#### Word Embeddings

- ##### Why Should We Represent Words as Vectors?

  - Traditional one-hot encoding does not capture semantic relationships.
  - Word embeddings map words into dense vector spaces, preserving meaning and context.
  - Helps NLP models understand similarities and analogies between words.
  - Enables more effective machine learning models by reducing dimensionality.
    <br>
    <br>

---

#### 1. Word2Vec

##### What is Word2Vec?

- Word2Vec is a neural network-based model that learns word representations in a continuous vector space, allowing similar words to have closer representations.

##### Key Features and Disadvantages

- Features:

  - Learns vector representations based on context.
  - Can capture word analogies (e.g., `king - man + woman ≈ queen`).
  - Efficient and scalable for large corpora.

- Disadvantages:

  - Produces static word embeddings (the same vector for a word in different contexts).
  - Cannot handle out-of-vocabulary words.
  - Ignores subword information.

#### Who Developed It?

- Developed by Tomas Mikolov and his team at Google in 2013.

#### Dataset Used

- Trained on large corpora such as Google News dataset (100B words).

#### Core Models

##### Continuous Bag of Words (CBOW)

- Predicts a word based on its surrounding context.
- Efficient and faster for training.

##### Skip-gram

- Predicts surrounding words given a central word.
- Works better for learning rare words.

<br>
<br>

---

#### 2. FastText

#### What is FastText?

- FastText is an extension of Word2Vec that incorporates subword information to generate better word representations.

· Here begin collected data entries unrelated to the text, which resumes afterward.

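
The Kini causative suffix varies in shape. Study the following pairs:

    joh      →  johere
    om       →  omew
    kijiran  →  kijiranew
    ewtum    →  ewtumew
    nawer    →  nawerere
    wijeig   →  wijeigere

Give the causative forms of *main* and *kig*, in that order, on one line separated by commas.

Looking at the final consonant of each stem: -ew when the stem ends in a nasal (*om*, *kijiran*, *ewtum*); -ere when the stem ends in a non-nasal consonant (*joh*, *nawer*, *wijeig*).
Since the final consonant of *main* is /n/ (a nasal), it takes -ew, giving *mainew*.
*kig*: final consonant = /g/, non-nasal → -ere → *kigere*.

mainew, kigere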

#### Key Features and Disadvantages

- Features:

  - Uses subword embeddings, allowing it to handle out-of-vocabulary (OOV) words.
  - More effective for morphologically rich languages.
  - Retains advantages of Word2Vec while improving rare word representation.

- Disadvantages:

  - Increased computational complexity due to subword modeling.
  - Requires more storage compared to standard Word2Vec.

#### Who Developed It?

- Developed by Facebook AI Research (FAIR) in 2016.

#### Dataset Used

- Typically trained on Wikipedia and Common Crawl datasets.

<br>
<br>

---

### Word2Vec vs FastText Comparison

| Feature               | Word2Vec       | FastText   |
| --------------------- | -------------- | ---------- |
| Subword Handling      | ❌ No          | ✅ Yes     |
| OOV Words             | ❌ Not Handled | ✅ Handled |
| Computational Cost    | ✅ Lower       | ❌ Higher  |
| Rare Word Performance | ❌ Weak        | ✅ Strong  |

<br>
<br>

---

### Vector Space and Semantic Similarity

- Vector Space Representation: Each word is mapped to a high-dimensional space, where similar words appear closer to each other.
- Semantic Similarity: Words with similar meanings have higher cosine similarity in the vector space.
- Word Analogies: Relationships like _Paris - France + Italy ≈ Rome_ can be learned through vector operations.